A DNA-based test for CHD is a desirable tool for early identification of dogs susceptible or resistant to the disease. In 2012, such a test was registered by Bioiberia. Called Dysgen, it was the first commercial marker-based DNA test for susceptibility to CHD in the Labrador Retriever breed. This test analyzes blood samples using a DNA kit containing seven SNPs.13 The Dysgen diagnosis is reported as a prediction, classifying the dog into a risk group for developing CHD – minimal, low, moderate, and high. However, the performance of the Dysgen diagnosis test was not independently tested and there are no published studies reporting its success in the control for CHD at the population level. Breeding of dogs with minimal or low risk of developing CHD is recommended by the manufacturer. This is a first step in the molecular diagnosis of CHD, but until all the genes involved in the disease are detected, CHD control programs continue to require the combination of an accurate phenotype screening, EBV, and the information of available genetic tests. Particularly, if the heritability of the trait is low effectiveness of selection will benefit from combining information on major gene genotypes and EBV. Moreover, if we consider that CHD affects a rather large group of distinct dog breeds, from the Alaskan Malamute to the Portuguese Water Dog and which are raised in different environments, we require a deep understanding of the genetics underlying the incidence of this condition at the population level.

Conclusion

Despite phenotypic screening and breeding programs, CHD continues to be one of the most common orthopedic hereditary diseases in dogs. There is no ideal diagnosis or treatment for CHD and reproductive control schemes have been, in the last 50 years, a priority area of veterinary medicine to deal with the disease.
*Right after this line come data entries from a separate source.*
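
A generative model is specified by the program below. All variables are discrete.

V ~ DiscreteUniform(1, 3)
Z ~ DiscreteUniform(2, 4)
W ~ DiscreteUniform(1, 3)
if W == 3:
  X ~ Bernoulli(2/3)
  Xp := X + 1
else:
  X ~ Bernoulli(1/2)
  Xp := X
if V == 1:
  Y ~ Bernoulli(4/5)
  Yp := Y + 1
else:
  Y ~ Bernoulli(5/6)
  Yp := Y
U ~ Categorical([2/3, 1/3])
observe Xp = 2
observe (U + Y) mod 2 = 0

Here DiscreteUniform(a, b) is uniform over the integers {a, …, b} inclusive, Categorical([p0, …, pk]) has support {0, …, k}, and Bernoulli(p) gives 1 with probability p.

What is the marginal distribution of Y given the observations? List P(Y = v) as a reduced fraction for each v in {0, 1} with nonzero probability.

Enumerate traces; 18 have nonzero weight after conditioning:
  (V=1, Z=2, W=3, X=1, Y=0, U=0) weight 4/1215
  (V=1, Z=2, W=3, X=1, Y=1, U=1) weight 8/1215
  (V=1, Z=3, W=3, X=1, Y=0, U=0) weight 4/1215
  (V=1, Z=3, W=3, X=1, Y=1, U=1) weight 8/1215
  (V=1, Z=4, W=3, X=1, Y=0, U=0) weight 4/1215
  (V=1, Z=4, W=3, X=1, Y=1, U=1) weight 8/1215
  (V=2, Z=2, W=3, X=1, Y=0, U=0) weight 2/729
  (V=2, Z=2, W=3, X=1, Y=1, U=1) weight 5/729
  … 10 more
Group by Y:
  weight(Y=0) = 32/1215
  weight(Y=1) = 74/1215
Total weight = 32/1215 + 74/1215 = 106/1215
P(Y=0 | obs) = 32/1215 / 106/1215 = 16/53
P(Y=1 | obs) = 74/1215 / 106/1215 = 37/53

P(Y=0) = 16/53, P(Y=1) = 37/53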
The genetic architecture of CHD is complex, as the many associated genes have small individual effect. This fact makes the development of a marker-assisted accurate CHD diagnosis test difficult, despite intensive research worldwide.

The molecular diagnosis of CHD will be based on genomic selection until all contributing and critical mutations are identified, and may have a significant impact for a better understanding of the genetic basis of similar conditions in humans.